Fines levelled after dirty dumping
A subsidiary of Rio Tinto has received a reasonable fine after it was found to have dumped several megalitres of contaminated water into a New South Wales river.
Coal & Allied, an adjunct of Rio Tinto, has been hit with a $45,000 bill after six megalitres of sediment-laden polluted water from its Mt Thorley-Warkworth mine flowed into a Hunter River tributary. Reports in a local newspaper said the water flowed into a drainage system, which then flowed into Salt Pan Creek, Newport Lagoon, Wollombi Brook and finally into Hunter River.
Local conservationist and Bulga-Milbrodale Progress Association spokesman John Krey says the fine is more than fair: “this was a major pollution incident and it’s good to see they have been held to account... Mines have to pay more attention to their controls, they are too slack when it comes to dust and noise and now we have seen a serious water pollution incident as well.”
Coal & Allied was found to have violated section 120 (1) of the Protection of the Environment Operations Act 1997 after entering a guilty plea in the Land and Environmental Court. The ruling also forced the company to publish its error in newspapers this week.

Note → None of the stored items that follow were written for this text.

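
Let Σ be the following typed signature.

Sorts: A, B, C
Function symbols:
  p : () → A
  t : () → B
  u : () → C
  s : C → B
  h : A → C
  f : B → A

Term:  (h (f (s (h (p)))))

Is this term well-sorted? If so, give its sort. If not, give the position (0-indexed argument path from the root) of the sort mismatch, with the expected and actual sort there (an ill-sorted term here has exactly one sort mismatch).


        (p) : A
      (h (p)) : C
    (s (h (p))) : B
  (f (s (h (p)))) : A
(h (f (s (h (p))))) : C

well-sorted; sort = C


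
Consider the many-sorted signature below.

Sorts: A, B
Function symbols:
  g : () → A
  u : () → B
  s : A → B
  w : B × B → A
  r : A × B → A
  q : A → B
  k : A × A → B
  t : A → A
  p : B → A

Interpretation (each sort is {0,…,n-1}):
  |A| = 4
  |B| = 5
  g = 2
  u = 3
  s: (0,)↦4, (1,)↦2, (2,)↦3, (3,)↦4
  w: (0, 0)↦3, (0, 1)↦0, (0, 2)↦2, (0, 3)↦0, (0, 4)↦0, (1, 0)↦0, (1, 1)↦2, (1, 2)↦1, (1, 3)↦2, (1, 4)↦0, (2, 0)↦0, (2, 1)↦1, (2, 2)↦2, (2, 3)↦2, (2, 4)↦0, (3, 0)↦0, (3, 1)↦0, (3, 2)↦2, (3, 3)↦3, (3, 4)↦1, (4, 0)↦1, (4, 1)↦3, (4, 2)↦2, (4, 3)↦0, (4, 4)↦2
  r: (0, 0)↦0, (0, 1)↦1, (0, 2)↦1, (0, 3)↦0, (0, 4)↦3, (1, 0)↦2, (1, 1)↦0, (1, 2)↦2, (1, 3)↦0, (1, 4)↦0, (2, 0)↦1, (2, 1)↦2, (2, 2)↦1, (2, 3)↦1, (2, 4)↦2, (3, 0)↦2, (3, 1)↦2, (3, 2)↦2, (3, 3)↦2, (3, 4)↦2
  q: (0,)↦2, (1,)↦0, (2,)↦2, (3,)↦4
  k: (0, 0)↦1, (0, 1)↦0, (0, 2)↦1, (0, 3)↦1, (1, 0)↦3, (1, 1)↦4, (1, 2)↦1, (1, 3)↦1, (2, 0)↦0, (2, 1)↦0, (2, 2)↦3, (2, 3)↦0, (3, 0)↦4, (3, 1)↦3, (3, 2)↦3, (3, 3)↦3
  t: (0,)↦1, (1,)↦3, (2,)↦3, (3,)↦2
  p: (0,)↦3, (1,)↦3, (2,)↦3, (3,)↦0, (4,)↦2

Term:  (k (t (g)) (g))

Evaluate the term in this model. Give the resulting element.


  g = 2
  (t (g)) = t(2,) = 3
  g = 2
  (k (t (g)) (g)) = k(3, 2) = 3

value = 3


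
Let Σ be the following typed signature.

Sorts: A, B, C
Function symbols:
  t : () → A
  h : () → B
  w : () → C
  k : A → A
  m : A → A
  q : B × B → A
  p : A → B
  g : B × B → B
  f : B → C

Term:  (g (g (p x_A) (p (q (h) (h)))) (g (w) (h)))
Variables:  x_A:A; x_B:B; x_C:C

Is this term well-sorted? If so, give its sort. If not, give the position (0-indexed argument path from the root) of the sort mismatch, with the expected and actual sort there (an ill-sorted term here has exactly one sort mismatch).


      x_A : A
    (p x_A) : B
        (h) : B
        (h) : B
      (q (h) (h)) : A
    (p (q (h) (h))) : B
  (g (p x_A) (p (q (h) (h)))) : B
    (w) : C
    (h) : B
  (g (w) (h)) : ✗ arg 0 at [1, 0] has sort C, expected B

ill-sorted at position [1, 0]: expected B, got C


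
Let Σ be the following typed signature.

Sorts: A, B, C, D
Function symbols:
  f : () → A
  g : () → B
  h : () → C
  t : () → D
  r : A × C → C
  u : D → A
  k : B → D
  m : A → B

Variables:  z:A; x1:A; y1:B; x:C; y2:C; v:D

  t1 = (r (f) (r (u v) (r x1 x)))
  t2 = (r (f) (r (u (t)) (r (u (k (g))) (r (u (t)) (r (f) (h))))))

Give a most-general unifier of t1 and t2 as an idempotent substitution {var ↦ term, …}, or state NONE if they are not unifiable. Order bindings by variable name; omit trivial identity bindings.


{v ↦ (t), x ↦ (r (u (t)) (r (f) (h))), x1 ↦ (u (k (g)))}


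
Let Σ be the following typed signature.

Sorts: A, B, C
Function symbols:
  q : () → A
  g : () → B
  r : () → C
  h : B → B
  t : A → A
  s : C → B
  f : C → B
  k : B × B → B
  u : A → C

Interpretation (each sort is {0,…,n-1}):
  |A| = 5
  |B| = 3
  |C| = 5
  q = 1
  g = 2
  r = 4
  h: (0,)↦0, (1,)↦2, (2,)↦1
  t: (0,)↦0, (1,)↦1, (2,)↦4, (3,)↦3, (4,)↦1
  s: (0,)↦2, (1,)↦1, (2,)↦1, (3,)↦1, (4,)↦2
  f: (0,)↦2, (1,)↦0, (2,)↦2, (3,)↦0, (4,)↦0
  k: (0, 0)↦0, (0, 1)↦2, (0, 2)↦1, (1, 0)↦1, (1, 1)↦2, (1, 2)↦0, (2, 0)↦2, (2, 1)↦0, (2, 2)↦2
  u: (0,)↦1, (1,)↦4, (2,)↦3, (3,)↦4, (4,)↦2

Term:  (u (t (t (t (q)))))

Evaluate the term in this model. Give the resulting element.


  q = 1
  (t (q)) = t(1,) = 1
  (t (t (q))) = t(1,) = 1
  (t (t (t (q)))) = t(1,) = 1
  (u (t (t (t (q))))) = u(1,) = 4

value = 4


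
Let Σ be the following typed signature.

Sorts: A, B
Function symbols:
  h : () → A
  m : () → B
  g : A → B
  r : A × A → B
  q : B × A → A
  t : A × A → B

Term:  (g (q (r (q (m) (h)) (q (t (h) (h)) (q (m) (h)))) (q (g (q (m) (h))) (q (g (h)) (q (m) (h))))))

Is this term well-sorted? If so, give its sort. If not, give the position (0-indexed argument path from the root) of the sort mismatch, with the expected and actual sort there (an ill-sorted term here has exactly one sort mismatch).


well-sorted; sort = B

        (m) : B
        (h) : A
      (q (m) (h)) : A
          (h) : A
          (h) : A
        (t (h) (h)) : B
          (m) : B
          (h) : A
        (q (m) (h)) : A
      (q (t (h) (h)) (q (m) (h))) : A
    (r (q (m) (h)) (q (t (h) (h)) (q (m) (h)))) : B
          (m) : B
          (h) : A
        (q (m) (h)) : A
      (g (q (m) (h))) : B
          (h) : A
        (g (h)) : B
          (m) : B
          (h) : A
        (q (m) (h)) : A
      (q (g (h)) (q (m) (h))) : A
    (q (g (q (m) (h))) (q (g (h)) (q (m) (h)))) : A
  (q (r (q (m) (h)) (q (t (h) (h)) (q (m) (h)))) (q (g (q (m) (h))) (q (g (h)) (q (m) (h))))) : A
(g (q (r (q (m) (h)) (q (t (h) (h)) (q (m) (h)))) (q (g (q (m) (h))) (q (g (h)) (q (m) (h)))))) : B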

A spokesperson was quick to down-play the breach, saying “Coal & Allied regrets that during a heavy rainfall event in early February 2012, non-mine affected water containing soil from civil works associated with the erection of a visual bund (as required under Mt Thorley’s Approvals), exited Mount Thorley Operations’ western boundary and flowed into land owned by Coal & Allied.”